One of the most significant benefits of a strong brand is focus. A business with strong brands will have employees that fully understand the brand promise and the role they can play in its delivery. This means that innovations will be more appropriate with ideas that don’t accurately represent the brand being thrown out earlier. This in turn means time, human resource and investment are available to back the winners, quickening the pace of development of ideas and adding to the robustness of product concepts that go all the way. The last play in the product launch scenario though is getting it into the homes of consumers and anybody will recognise the role that a strong brand plays here.
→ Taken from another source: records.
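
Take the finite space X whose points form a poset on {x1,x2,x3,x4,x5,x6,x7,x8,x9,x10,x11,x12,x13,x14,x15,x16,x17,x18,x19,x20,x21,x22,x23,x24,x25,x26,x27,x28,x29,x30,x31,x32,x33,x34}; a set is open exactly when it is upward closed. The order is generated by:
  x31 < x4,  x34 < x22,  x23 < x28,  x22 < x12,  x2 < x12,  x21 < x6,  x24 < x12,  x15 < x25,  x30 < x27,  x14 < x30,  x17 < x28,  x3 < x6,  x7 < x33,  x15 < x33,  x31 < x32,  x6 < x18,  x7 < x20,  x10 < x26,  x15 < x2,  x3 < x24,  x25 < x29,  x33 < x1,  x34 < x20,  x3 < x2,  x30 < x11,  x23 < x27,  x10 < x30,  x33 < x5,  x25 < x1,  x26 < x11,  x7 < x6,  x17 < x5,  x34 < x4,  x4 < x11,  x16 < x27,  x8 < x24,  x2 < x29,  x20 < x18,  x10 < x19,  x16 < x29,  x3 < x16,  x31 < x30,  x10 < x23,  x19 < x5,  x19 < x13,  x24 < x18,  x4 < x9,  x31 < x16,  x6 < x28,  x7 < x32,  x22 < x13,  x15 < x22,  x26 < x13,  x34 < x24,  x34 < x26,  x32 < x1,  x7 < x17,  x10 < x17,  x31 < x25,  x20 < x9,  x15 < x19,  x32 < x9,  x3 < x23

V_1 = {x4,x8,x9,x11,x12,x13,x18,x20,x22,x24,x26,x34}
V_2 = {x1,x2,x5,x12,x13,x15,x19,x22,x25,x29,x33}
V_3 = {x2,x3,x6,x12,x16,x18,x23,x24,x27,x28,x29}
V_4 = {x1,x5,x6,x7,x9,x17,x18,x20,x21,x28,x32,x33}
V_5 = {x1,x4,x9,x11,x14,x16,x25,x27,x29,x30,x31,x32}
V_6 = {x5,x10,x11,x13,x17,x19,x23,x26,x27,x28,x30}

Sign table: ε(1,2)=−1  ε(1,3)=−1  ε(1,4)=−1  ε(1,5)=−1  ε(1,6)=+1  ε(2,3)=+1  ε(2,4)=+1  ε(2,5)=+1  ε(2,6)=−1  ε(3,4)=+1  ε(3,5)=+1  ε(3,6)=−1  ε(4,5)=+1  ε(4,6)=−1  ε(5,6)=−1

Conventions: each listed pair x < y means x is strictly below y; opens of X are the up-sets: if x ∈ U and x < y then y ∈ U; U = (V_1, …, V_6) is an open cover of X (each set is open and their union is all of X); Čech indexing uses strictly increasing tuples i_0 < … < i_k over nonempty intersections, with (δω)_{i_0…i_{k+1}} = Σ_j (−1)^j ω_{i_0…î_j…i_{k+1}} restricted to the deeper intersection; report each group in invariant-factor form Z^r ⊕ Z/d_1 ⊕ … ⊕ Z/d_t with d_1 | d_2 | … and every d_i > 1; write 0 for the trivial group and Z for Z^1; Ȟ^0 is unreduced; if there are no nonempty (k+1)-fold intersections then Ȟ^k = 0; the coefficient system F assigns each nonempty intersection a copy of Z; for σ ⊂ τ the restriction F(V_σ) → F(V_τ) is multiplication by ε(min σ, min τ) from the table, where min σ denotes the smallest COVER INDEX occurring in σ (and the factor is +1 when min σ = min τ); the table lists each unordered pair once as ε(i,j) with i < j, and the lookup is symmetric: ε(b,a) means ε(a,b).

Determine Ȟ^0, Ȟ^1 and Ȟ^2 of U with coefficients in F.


Ȟ^0(U;F) ≅ Z,  Ȟ^1(U;F) ≅ 0,  Ȟ^2(U;F) ≅ Z/2

nonempty overlaps:
  V12={x12,x13,x22} V13={x12,x18,x24} V14={x9,x18,x20} V15={x4,x9,x11} V16={x11,x13,x26} V23={x2,x12,x29} V24={x1,x5,x33} V25={x1,x25,x29} V26={x5,x13,x19} V34={x6,x18,x28} V35={x16,x27,x29} V36={x23,x27,x28} V45={x1,x9,x32} V46={x5,x17,x28} V56={x11,x27,x30}
  V123={x12} V126={x13} V134={x18} V145={x9} V156={x11} V235={x29} V245={x1} V246={x5} V346={x28} V356={x27}
C dims 6,15,10; δ0: rk 5, SNF 1^5; δ1: rk 10, SNF 1^9·2
degree 0: 6−5−0 = 1 → Ȟ^0 ≅ Z
degree 1: 15−10−5 = 0 → Ȟ^1 ≅ 0
degree 2: 10−0−10 = 0 plus torsion [2] → Ȟ^2 ≅ Z/2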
One of the greatest assets of a strong brand is familiarity. People know its name and they understand the promise it makes. It won’t hold any bad surprises and consumers trust its consistency. It offers the reassurance that makes any new product that carries its logo more readily acceptable to existing customers, hence, fewer obstacles to the purchase.
The “knowing and trusting” aspect also manifests itself in the readiness of customers to recommend it. So all your existing customers banging your drum every aspect of your advertising at every stage of the path to purchase will be far more effective and bring a far greater return.
As a recent European survey revealed, the majority of shoppers around the world are not motivated primarily by price. This has come as a bit of a surprise to some people and a great many retailers in particular that I encounter fall into the trap of responding to competitive pressure by reducing prices. They get an immediate business up-lift of course, but it’s a fool’s paradise that ultimately introduces uncertainly into the relationship with customers and in the long term reduces both revenue and profit.
You should never forget that the keys to success are a) the consistency that fuels the feelings of knowing and trusting that drives both sales and recommendations. This also drives b) the efficiency that will enable you to get the right innovations to market quicker, at less cost, sell more in a shorter period of time whilst reducing reliance on expensive, traditional advertising. That’s how your brand influences the shape of your sales curve.